Punishment is to be carried out by someone who lacks the power and authority to do so. Therefore the culprits do not submit. The matter at issue is an old one-as symbolized by salted game-and in dealing with it difficulties arise. This old meat is spoiled: by taking up the problem the punisher arouses poisonous hatred against himself, and n this way is put in a somewhat humiliating position. But since punishment was required by the time, he remains free of blame.

4

There are great obstacles to be overcome, powerful opponents are to be punished.
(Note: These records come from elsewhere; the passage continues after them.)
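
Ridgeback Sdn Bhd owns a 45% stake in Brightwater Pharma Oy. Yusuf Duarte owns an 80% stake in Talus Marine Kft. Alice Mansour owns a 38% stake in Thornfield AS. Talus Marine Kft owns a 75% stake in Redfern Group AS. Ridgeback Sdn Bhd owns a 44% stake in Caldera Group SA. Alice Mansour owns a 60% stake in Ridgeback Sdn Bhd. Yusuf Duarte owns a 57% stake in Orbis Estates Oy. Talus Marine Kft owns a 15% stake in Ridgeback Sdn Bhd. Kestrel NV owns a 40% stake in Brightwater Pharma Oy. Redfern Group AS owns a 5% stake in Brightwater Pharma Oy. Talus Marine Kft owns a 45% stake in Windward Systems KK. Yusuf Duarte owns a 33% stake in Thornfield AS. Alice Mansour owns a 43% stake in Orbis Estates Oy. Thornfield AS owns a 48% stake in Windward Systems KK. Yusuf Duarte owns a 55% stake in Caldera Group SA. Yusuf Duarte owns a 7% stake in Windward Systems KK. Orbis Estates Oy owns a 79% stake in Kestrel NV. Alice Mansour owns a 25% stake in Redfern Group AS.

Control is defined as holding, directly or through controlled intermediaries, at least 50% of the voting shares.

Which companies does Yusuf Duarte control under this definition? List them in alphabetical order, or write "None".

Yusuf holds 57% of Orbis, so Yusuf controls Orbis.
Yusuf holds 80% of Talus, so Yusuf controls Talus.
Orbis holds 79% of Kestrel, so Yusuf controls Kestrel.
Talus and Yusuf together hold 45% + 7% = 52% of Windward, so Yusuf controls Windward.
Talus holds 75% of Redfern, so Yusuf controls Redfern.
Yusuf holds 55% of Caldera, so Yusuf controls Caldera.
No other company's threshold is met.

Caldera Group SA, Kestrel NV, Orbis Estates Oy, Redfern Group AS, Talus Marine Kft, Windward Systems KK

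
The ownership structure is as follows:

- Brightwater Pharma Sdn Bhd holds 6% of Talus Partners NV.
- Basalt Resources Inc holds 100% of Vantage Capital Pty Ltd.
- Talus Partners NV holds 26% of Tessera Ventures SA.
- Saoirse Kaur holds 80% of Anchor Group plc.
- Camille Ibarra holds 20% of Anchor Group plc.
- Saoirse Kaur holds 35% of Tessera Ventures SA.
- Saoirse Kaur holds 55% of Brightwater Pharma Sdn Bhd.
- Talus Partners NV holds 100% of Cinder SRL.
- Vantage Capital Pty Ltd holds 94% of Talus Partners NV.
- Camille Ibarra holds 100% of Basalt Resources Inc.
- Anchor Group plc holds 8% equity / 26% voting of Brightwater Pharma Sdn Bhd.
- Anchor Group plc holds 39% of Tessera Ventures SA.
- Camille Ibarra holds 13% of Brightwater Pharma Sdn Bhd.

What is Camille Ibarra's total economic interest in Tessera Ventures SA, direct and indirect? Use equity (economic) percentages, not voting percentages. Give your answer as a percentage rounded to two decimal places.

Camille reaches Tessera along 4 paths.
Via Basalt → Vantage → Talus: 100% × 100% × 94% × 26% = 24.44%.
Via Brightwater → Talus: 13% × 6% × 26% = 0.2028%.
Via Anchor → Brightwater → Talus: 20% × 8% × 6% × 26% = 0.02496%.
Via Anchor: 20% × 39% = 7.8%.
Total: 24.44% + 0.2028% + 0.02496% + 7.8% = 32.46776%.
Rounded: 32.47%.

32.47%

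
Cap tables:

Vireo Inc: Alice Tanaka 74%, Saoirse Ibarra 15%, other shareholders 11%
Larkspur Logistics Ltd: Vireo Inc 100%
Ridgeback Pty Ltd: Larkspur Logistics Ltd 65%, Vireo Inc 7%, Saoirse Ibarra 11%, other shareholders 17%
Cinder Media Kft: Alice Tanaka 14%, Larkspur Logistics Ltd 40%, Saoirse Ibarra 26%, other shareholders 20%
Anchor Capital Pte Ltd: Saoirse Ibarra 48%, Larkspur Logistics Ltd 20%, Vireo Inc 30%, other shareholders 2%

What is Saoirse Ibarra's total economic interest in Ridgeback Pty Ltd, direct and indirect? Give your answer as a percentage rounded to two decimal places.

Saoirse reaches Ridgeback along 3 paths.
Via Vireo → Larkspur: 15% × 100% × 65% = 9.75%.
Via Vireo: 15% × 7% = 1.05%.
Direct stake: 11% = 11%.
Total: 9.75% + 1.05% + 11% = 21.8%.
Rounded: 21.80%.

21.80%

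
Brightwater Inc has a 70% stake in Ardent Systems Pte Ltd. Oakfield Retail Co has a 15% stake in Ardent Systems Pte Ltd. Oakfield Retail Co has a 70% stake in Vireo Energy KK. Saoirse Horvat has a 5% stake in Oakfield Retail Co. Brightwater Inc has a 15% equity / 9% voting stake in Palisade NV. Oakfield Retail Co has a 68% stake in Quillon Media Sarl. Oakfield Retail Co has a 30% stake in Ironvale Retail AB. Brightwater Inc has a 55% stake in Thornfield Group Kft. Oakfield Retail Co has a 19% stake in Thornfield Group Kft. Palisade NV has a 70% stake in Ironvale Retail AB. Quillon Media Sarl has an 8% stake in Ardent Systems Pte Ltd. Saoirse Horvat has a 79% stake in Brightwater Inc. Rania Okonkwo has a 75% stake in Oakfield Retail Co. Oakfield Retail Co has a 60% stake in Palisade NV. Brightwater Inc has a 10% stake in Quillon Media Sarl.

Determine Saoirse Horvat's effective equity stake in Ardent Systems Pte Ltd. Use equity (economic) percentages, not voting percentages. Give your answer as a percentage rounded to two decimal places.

Saoirse reaches Ardent along 4 paths.
Via Brightwater: 79% × 70% = 55.3%.
Via Oakfield: 5% × 15% = 0.75%.
Via Brightwater → Quillon: 79% × 10% × 8% = 0.632%.
Via Oakfield → Quillon: 5% × 68% × 8% = 0.272%.
Total: 55.3% + 0.75% + 0.632% + 0.272% = 56.954%.
Rounded: 56.95%.

56.95%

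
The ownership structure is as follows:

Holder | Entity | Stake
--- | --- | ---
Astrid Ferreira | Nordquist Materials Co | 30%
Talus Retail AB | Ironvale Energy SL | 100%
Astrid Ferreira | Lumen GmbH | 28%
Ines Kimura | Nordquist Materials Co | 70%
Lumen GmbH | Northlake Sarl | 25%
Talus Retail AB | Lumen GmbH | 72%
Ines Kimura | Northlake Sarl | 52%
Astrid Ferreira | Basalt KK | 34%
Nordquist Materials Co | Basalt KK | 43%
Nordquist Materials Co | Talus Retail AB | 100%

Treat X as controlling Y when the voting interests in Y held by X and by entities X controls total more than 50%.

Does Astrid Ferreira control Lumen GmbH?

Astrid's largest direct stake is 34% in Basalt, which does not meet the threshold, so Astrid controls no company.
In Lumen, Astrid's side holds only 28%, not > 50%.
So Astrid does not control Lumen.

No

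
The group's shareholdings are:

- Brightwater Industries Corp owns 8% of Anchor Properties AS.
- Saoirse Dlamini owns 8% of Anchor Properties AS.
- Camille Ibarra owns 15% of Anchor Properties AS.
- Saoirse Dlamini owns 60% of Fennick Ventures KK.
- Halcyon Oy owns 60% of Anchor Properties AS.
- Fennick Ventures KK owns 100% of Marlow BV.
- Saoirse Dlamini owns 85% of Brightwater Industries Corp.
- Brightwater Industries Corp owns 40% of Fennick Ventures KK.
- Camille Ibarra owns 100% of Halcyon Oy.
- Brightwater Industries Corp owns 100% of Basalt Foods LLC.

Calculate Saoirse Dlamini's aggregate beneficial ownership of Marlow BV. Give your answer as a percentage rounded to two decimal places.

94.00%

Saoirse reaches Marlow along 2 paths.
Via Fennick: 60% × 100% = 60%.
Via Brightwater → Fennick: 85% × 40% × 100% = 34%.
Total: 60% + 34% = 94%.
Rounded: 94.00%.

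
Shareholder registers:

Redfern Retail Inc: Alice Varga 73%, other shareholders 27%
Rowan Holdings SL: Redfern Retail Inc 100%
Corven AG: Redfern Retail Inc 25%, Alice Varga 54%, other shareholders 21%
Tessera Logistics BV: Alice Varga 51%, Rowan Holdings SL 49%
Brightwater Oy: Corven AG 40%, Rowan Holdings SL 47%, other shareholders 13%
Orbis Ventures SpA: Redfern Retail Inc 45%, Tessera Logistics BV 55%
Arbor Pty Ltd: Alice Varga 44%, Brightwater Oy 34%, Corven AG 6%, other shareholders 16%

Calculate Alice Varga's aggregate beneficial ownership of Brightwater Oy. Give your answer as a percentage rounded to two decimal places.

Alice reaches Brightwater along 3 paths.
Via Redfern → Corven: 73% × 25% × 40% = 7.3%.
Via Corven: 54% × 40% = 21.6%.
Via Redfern → Rowan: 73% × 100% × 47% = 34.31%.
Total: 7.3% + 21.6% + 34.31% = 63.21%.

63.21%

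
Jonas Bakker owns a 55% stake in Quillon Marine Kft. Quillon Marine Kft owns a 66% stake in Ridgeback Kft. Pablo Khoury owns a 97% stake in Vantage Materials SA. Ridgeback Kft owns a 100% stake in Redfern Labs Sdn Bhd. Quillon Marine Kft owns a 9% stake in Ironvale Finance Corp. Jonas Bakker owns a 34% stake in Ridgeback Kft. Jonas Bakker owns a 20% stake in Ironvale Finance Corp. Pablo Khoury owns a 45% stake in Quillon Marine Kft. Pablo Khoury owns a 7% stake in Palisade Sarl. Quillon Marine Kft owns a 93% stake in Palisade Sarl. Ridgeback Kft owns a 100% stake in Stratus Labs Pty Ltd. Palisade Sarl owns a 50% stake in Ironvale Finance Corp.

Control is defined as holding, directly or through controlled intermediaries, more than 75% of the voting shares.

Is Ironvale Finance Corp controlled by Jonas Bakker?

No

Jonas's largest direct stake is 55% in Quillon, which does not meet the threshold, so Jonas controls no company.
In Ironvale, Jonas's side holds only 20%, not > 75%.
So Jonas does not control Ironvale.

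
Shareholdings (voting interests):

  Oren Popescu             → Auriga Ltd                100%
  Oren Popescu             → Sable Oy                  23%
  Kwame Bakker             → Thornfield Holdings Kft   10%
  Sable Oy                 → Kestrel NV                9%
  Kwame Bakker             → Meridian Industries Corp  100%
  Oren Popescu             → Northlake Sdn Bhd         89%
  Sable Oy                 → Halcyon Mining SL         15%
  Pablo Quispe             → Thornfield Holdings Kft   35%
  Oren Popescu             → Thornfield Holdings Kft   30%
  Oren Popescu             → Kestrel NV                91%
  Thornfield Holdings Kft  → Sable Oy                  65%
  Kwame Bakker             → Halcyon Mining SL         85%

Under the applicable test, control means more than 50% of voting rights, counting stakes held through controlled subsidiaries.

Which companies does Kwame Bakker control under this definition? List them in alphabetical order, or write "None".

Kwame holds 100% of Meridian, so Kwame controls Meridian.
Kwame holds 85% of Halcyon, so Kwame controls Halcyon.
No other company's threshold is met.

Halcyon Mining SL, Meridian Industries Corp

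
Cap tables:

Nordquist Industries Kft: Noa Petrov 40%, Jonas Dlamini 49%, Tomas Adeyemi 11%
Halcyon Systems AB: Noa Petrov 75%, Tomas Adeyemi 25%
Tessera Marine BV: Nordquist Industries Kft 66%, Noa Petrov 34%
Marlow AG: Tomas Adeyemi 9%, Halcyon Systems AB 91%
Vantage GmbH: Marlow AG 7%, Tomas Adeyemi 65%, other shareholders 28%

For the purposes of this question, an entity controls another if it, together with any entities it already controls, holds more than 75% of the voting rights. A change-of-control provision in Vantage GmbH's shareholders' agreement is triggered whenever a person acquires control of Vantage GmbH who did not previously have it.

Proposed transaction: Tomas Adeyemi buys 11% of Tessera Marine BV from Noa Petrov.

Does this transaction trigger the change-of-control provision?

No

The purchase adds only to Tomas's holdings (Noa's stake shrinks), so Tomas is the only person who could newly come to control Vantage.
Tomas's largest direct stake is 65% in Vantage, which does not meet the threshold, so Tomas controls no company.
In Vantage, Tomas's side holds only 65%, not > 75%.
So before the transaction, Tomas does not control Vantage.
After the purchase, Tomas holds 11% of Tessera directly, and Noa's stake falls to 23%.
Tomas's side now holds 11% of Tessera, not > 75%, so Tomas still does not control Tessera.
After the transaction, Tomas's side holds 65% of Vantage, not > 75%, so Tomas still does not control Vantage.
No new person acquires control, so the clause is not triggered.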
Though this is arduous, the effort succeeds. But it is necessary to be hard as metal and straight as an arrow to surmount the difficulties. If one knows these difficulties and remains persevering, he attains good fortune. The difficult task is achieved in the end.

5

The case to be decided is indeed not easy but perfectly clear. Since we naturally incline to leniency, we must make every effort to be like yellow gold-that is, as true as gold and as impartial as yellow, the color of the middle [the mean]. It is only by remaining conscious of the dangers growing out of the responsibility we have assumed that we can avoid making mistakes.

6

In contrast to the first line, this line refers to a man who is incorrigible. His punishment is the wooden cangue, and his ears disappear under it-that is to say, he is deaf to warnings. This obstinacy leads to misfortune.

Barbara Hejslip interpretation

Something torments you, you feel unfortunate. Try to undertake any new business, and your business will go better, and gradually diligent work will lead you to the big success. You are inclined to consider yourselves as a victim of injustice. But if you will constantly think of how such could happen,-it will not help business. All we make weight of mistakes; obviously, in what you were mistaken also. But try to not lose courage and learn the necessary lesson of that has happened. It is not necessary to despair, as just now circumstances favour to performance of your desire. Gather; remain are quiet and judicious.